令和7年度税制改正 ~相続・贈与関係 ~ 事業承継税制
事業承継税制は、「中小企業における経営の承継の円滑化に関する法律」(円滑化法)に基づき、法人の場合は、非上場会社の株式等を後継者が贈与又は相続で取得した場合に、一定の要件のもと、その贈与税等の納税を猶予・免除する制度です。また個人事業者の場合は、先代事業主の事業の用に供されていた特定事業用資産を後継者が贈与又は相続で取得した場合に、一定の要件のもと、その贈与税等の納税が猶予・免除される制度です。円滑に事業の承継を行うには、本税制を活用することが有効です。
今回は、令和7年度税制改正の対象となった贈与における事業承継税制について、法人版・個人版それぞれの改正事項をみていきます。
1 法人版事業承継税制 ◇◇◇
(1) 制度の概要
法人版事業承継税制には、「一般措置」と「特例措置」の2つの制度があります。特例措置を適用する場合、対象株式数や雇用確保要件等について有利な適用が可能ですが、事前に円滑化法に基づく特例承継計画を策定し、都道府県知事の確認を受ける必要があります。

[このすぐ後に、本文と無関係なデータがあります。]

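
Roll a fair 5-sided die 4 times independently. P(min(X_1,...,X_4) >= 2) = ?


P(min >= 2) = P(all X_i >= 2) = (P(X_1 >= 2))^4
= (4/5)^4 = 256/625

256/625


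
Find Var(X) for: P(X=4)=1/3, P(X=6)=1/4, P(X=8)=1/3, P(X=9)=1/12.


E[X] = 25/4, E[X^2] = 509/12
Var(X) = E[X^2] - (E[X])^2 = 509/12 - (25/4)^2 = 161/48

161/48


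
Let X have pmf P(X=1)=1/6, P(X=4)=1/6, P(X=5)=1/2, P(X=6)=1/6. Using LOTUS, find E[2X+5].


E[2X+5] = sum(g(x)*P(x))
= 7*1/6 + 13*1/6 + 15*1/2 + 17*1/6
= 41/3

41/3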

特例措置を適用した場合の、特例承継計画の提出から贈与税の申告・納税猶予・免除に至るイメージは【図1】のとおりです。また、この制度の適用を受けるための主な要件は【下表】のとおりです。
(2) 改正のポイント
【下表】のうち、後継者の要件③が「贈与の直前において当会社の役員であること」に改正されました。この改正は、令和7年1月1日以後に贈与により取得する株式等に係る贈与税に適用されます。
法人版事業承継税制の特例措置は、中小企業の円滑な世代交代を通じて生産性向上を図るために設けられた異例の時限措置であり、適用期限(令和9年12月末)は延長しないこととされています。今回の改正は、適用期限において、後継者の役員在職年数不足により特例措置の適用ができなくなることを防止する措置です。
2 個人版事業承継税制 ◇◇◇
(1) 制度の概要
法人版と異なり、個人版事業承継税制には一般措置と特例措置といった区別はありません。この制度を適用しようとする個人事業者は、事前に円滑化法に基づく個人事業承継計画を都道府県知事に提出し、その確認を受ける必要があります。
対象となる特定事業用資産は、先代事業者(贈与者)の事業の用に供されていた宅地等(400㎡まで)、建物(床面積800㎡まで)、固定資産税の課税対象とされているものや自動車税・軽自動車税の営業用の標準税率が適用される車両等で、贈与を受けた年の前年の事業所得に係る青色申告書の賃借対照表に計上されていたものです。
個人事業承継計画の提出から贈与税の申告・納税猶予・免税に至るイメージは【図2】のとおりです。また、この制度の適用を受けるための主な要件は次のとおりです。
◆ 後継者(受贈者)
➀ 贈与の日において18歳以上であること
② 贈与の日まで引き続き3年以上、特定事業用資産に係る事業に従事していたこと(改正対象要件)
◆ 先代事業者(贈与者)
➀ 廃業届出書を提出又は贈与税の申告期限までに提出見込みであること
② 贈与の日の属する年からその前々年まで青色申告で確定申告書を提出していること
(2) 改正のポイント
前述の後継者の要件②が「贈与の直前において特定事業用資産に係る事業に従事していたこと」に改正されました。この改正は、令和7年1月1日以後に贈与により取得する特定事業用資産に係る贈与税に適用されます。
個人版事業承継税制の適用期限は令和10年12月末です。法人版と同様、この改正は、適用期限において、後継者の事業従事年数不足により税制の適用ができなくなることを防止する措置です。
3 まとめ ◇◇◇
今回の改正で後継者の要件が緩和されたことで、円滑な世代交代が更に実現しやすくなったといえます。法人版・個人版ともに適用期限を意識の上、有効活用していくことが肝要です。